Yoder’s Senate Bill 404 died in a Senate committee Feb. 4 on a 25-23 vote. Sen. Yoder was joined in voting for the proposal by Sen. Susan Glick of LaGrange.

This type of legislation seems to crop up from time to time in Indiana. Former Indiana Rep. John Ulmer of Goshen was unsuccessful in the past in his attempts to legalize the practice.

THERE ARE A FEW fenced-hunting operations in Indiana because they obtained a court injunction against the Indiana Department of Natural Resources in 2005 when the IDNR closed down about a dozen such businesses. The IDNR said the deer-shooting operations did not have licenses to allow people to hunt the animals, but they did have the right to possess the deer, breed them and sell them. The issue is still before the courts and it may take a few years to sort it out.

There are many deer-breeding operations in rural Elkhart and LaGrange counties. But we don’t think the owners of those operations should be allowed to put a tame deer in a fenced-in field or pen and sell the right of killing that deer. Such a practice is not hunting, and we don’t even like to use the term “canned hunting” as it slanders those Hoosiers who take to the forests and fields each fall and winter to harvest game animals in ethical fair-chase circumstances.

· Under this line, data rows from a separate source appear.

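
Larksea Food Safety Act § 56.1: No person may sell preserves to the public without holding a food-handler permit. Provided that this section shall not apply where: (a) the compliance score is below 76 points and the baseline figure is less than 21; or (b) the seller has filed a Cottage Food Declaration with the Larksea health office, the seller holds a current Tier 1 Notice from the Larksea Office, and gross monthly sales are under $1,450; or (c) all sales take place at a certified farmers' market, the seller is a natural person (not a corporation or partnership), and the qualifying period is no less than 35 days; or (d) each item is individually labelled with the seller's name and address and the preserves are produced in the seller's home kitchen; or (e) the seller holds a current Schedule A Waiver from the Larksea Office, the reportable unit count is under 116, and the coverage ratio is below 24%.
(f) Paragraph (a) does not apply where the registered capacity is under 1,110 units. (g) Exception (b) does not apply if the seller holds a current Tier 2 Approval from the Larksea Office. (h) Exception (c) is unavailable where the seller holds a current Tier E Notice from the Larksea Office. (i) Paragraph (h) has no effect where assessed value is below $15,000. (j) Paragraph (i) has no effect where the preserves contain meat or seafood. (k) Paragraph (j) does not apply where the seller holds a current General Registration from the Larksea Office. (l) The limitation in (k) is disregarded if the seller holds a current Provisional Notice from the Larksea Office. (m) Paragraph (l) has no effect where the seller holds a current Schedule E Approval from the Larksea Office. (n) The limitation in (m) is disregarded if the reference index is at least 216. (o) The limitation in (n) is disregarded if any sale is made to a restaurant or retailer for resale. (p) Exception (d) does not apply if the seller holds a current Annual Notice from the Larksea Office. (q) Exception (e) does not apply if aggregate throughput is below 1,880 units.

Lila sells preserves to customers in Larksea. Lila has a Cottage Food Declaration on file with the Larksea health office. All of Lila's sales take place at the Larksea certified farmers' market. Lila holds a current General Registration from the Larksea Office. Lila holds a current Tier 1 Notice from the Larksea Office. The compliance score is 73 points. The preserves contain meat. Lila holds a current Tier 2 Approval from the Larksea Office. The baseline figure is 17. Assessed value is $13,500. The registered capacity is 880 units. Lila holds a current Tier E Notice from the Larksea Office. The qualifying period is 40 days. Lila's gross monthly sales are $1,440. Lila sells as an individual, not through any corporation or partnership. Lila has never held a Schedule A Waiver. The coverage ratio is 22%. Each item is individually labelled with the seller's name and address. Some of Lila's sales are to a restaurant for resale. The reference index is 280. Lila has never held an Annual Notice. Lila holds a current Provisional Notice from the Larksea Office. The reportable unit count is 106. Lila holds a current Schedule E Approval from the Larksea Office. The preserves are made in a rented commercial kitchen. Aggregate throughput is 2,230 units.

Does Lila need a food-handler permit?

No — exception (c) applies; Lila is not required to hold a food-handler permit.

Exception (a) is satisfied on its face — the compliance score is 73 points, below the 76 points limit; the baseline figure is 17, less than the 21 limit. Turning to paragraph (f): (f) operates — the registered capacity is 880 units, under the 1,110 units limit. So (a) is unavailable.
Exception (b): a Cottage Food Declaration is on file; a current Tier 1 Notice is held; gross monthly sales are $1,440, under the $1,450 limit — every condition holds. But: (g) operates against (b): a current Tier 2 Approval is held. So (b) is unavailable.
Exception (c) is satisfied on its face — all sales are at a certified farmers' market; the seller is a natural person; the qualifying period is 40 days, meeting the 35 days threshold. As to paragraphs (h)–(o): (h) would limit (c) — a current Tier E Notice is held — but (i) sets (h) aside: (i) is triggered — assessed value is $13,500, below the $15,000 limit. (j) is engaged (the preserves contain meat), but yields to (k): (k) is triggered — a current General Registration is held. (l) is triggered (a current Provisional Notice is held), but is overridden by (m): (m) operates against (l): a current Schedule E Approval is held. (n) is engaged (the reference index is 280, meeting the 216 threshold), but is itself disapplied by (o): (o) operates against (n): some sales are to a restaurant for resale. So (c) applies.
Exception (d) requires that the preserves are produced in the seller's home kitchen; but the preserves are made in a commercial kitchen, not a home kitchen, so (d) is unavailable.
Exception (e) fails — no current Schedule A Waiver is held.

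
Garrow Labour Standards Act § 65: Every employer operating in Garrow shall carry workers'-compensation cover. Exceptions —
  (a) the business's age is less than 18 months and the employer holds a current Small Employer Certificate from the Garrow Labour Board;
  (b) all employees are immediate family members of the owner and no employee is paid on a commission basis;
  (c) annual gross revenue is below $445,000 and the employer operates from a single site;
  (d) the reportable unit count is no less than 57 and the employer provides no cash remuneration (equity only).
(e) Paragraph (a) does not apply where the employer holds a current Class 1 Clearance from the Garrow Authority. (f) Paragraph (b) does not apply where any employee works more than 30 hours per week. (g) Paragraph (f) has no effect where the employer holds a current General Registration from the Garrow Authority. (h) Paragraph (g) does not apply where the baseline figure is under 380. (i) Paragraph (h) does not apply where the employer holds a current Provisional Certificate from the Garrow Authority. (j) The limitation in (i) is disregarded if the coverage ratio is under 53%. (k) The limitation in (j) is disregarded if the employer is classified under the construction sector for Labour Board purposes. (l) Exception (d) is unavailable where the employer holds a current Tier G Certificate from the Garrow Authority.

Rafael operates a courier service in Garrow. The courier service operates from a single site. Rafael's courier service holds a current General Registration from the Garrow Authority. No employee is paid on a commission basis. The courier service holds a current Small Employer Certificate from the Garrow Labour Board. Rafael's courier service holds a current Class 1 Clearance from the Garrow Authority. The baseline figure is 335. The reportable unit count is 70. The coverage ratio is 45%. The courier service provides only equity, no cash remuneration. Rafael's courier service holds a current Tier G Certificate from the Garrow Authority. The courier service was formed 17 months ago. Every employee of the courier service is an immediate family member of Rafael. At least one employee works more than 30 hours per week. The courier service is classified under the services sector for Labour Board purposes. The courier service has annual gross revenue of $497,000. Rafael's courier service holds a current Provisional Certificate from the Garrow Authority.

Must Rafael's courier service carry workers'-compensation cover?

Yes — Rafael's courier service must carry workers'-compensation cover.

All of (a)'s requirements are met (the business's age is 17 months, less than the 18 months limit; a current Small Employer Certificate is held). But: (e) operates against (a): a current Class 1 Clearance is held. Exception (a) does not apply.
All of (b)'s requirements are met (every employee is an immediate family member; no employee is paid on commission). Turning to paragraphs (f)–(k): (f) is engaged — at least one employee exceeds 30 hours/week. (g) would limit (f) — a current General Registration is held — but (h) sets (g) aside: (h) operates against (g): the baseline figure is 335, under the 380 limit. (i) would limit (h) — a current Provisional Certificate is held — but (j) sets (i) aside: (j) operates against (i): the coverage ratio is 45%, under the 53% limit. (k) is inapplicable (the courier service is classified under the services sector), so (j) stands. Exception (b) does not apply.
Exception (c) does not apply: annual gross revenue is $497,000, not below $445,000.
Exception (d): the reportable unit count is 70, meeting the 57 threshold; remuneration is equity-only — every condition holds. But: (l) operates against (d): a current Tier G Certificate is held. So (d) is unavailable.
No exception applies. The general rule governs.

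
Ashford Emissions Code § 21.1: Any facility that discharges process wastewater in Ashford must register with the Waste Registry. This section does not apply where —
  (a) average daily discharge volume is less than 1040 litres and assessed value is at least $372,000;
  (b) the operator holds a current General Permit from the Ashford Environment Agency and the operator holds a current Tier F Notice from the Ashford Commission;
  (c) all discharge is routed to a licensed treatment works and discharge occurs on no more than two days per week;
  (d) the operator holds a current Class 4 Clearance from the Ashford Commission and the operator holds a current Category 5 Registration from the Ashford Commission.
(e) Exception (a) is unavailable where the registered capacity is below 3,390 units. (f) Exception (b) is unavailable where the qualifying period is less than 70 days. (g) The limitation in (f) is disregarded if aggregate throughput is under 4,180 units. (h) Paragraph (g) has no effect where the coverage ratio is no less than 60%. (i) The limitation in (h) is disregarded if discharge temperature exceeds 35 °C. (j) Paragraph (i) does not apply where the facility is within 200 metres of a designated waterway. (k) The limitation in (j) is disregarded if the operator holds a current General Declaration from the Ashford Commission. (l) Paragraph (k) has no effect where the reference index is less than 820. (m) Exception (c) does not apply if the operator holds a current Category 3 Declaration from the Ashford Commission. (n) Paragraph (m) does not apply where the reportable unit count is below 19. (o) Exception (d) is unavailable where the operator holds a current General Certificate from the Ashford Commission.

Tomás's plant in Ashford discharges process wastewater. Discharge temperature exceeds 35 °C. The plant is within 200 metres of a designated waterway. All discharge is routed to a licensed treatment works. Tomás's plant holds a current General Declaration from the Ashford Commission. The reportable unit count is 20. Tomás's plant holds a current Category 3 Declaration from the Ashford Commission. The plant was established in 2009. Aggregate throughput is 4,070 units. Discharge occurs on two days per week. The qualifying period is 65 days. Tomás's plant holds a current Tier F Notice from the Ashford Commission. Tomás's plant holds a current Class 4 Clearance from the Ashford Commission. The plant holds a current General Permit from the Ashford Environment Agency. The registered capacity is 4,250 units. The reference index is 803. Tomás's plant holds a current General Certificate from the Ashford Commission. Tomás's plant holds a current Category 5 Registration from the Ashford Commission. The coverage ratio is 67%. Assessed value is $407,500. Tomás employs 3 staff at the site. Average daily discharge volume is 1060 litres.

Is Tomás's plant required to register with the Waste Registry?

Yes — Tomás's plant must register with the Waste Registry.

Exception (a) fails — average daily discharge volume is 1060 litres, not less than 1040 litres.
All of (b)'s requirements are met (a current General Permit is held; a current Tier F Notice is held). Turning to paragraphs (f)–(l): (f) operates against (b): the qualifying period is 65 days, less than the 70 days limit. (g) is engaged (aggregate throughput is 4,070 units, under the 4,180 units limit), but is set aside by (h): (h) is engaged — the coverage ratio is 67%, meeting the 60% threshold. (i) operates (discharge temperature exceeds 35 °C), but is displaced by (j): (j) is engaged — the plant is within 200 m of a designated waterway. (k) operates (a current General Declaration is held), but is set aside by (l): (l) operates against (k): the reference index is 803, less than the 820 limit. So (b) is unavailable.
Exception (c)'s conditions are all satisfied: discharge is routed to a licensed treatment works; discharge occurs on no more than two days per week. But applying paragraphs (m)–(n): (m) operates against (c): a current Category 3 Declaration is held. (n) does not operate here (the reportable unit count is 20, not below 19), so (m) stands. So (c) is unavailable.
Exception (d) is satisfied on its face — a current Class 4 Clearance is held; a current Category 5 Registration is held. But applying paragraph (o): (o) operates against (d): a current General Certificate is held. Exception (d) does not apply.
Every exception is unavailable, so the rule governs.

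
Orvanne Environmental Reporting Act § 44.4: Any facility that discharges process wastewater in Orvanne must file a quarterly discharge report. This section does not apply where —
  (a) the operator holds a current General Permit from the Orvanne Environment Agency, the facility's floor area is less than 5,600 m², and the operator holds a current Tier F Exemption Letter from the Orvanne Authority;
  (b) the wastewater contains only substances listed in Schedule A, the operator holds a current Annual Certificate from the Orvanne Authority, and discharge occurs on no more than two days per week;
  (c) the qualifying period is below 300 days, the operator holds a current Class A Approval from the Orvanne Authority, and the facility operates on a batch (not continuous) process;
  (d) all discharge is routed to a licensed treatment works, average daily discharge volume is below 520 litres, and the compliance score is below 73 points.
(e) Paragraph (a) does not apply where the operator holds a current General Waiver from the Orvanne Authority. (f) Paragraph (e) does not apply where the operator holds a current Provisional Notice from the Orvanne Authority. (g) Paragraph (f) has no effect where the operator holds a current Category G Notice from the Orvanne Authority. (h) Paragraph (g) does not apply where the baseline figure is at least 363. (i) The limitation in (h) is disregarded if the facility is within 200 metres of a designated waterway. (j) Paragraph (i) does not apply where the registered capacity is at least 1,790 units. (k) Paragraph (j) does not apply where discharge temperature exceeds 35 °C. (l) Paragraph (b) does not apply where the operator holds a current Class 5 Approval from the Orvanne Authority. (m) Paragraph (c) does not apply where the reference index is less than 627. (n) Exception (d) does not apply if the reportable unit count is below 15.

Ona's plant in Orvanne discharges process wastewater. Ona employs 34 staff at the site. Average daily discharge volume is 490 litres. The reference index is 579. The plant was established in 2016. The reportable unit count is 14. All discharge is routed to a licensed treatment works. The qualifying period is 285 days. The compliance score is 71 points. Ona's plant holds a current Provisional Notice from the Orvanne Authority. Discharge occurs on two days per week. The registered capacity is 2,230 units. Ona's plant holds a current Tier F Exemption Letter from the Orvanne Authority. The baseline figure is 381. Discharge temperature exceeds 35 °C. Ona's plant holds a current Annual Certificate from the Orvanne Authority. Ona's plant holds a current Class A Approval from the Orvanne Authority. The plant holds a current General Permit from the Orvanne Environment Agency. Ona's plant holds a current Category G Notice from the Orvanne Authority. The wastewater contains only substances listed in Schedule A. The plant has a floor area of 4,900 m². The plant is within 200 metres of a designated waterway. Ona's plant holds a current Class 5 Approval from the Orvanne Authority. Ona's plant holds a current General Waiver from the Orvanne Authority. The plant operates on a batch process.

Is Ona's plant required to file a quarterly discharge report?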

WE CAN’T IMAGINE why someone would want to pay money to shoot a tame animal and then place the head of that animal on their wall to claim some sort of morbid bragging right for the deed. There is no skill involved and it’s simply a cash transaction.

There has been widespread condemnation for this practice among Indiana hunters and hunter organizations. These organizations and ethical Hoosier hunters know that if fenced hunting is allowed, the public will unfairly connect them to the practice and see the ancient and honorable practice of hunting in a bad light.

WE SUGGEST THOSE who want to harvest a trophy buck put the time and effort in to learn the ethical ways of hunting, purchase a hunting license and then go afield and try and take a buck. It will be extraordinarily hard work and frustrating, but in the end it will be something to brag about, unlike shooting a tame deer in a pen.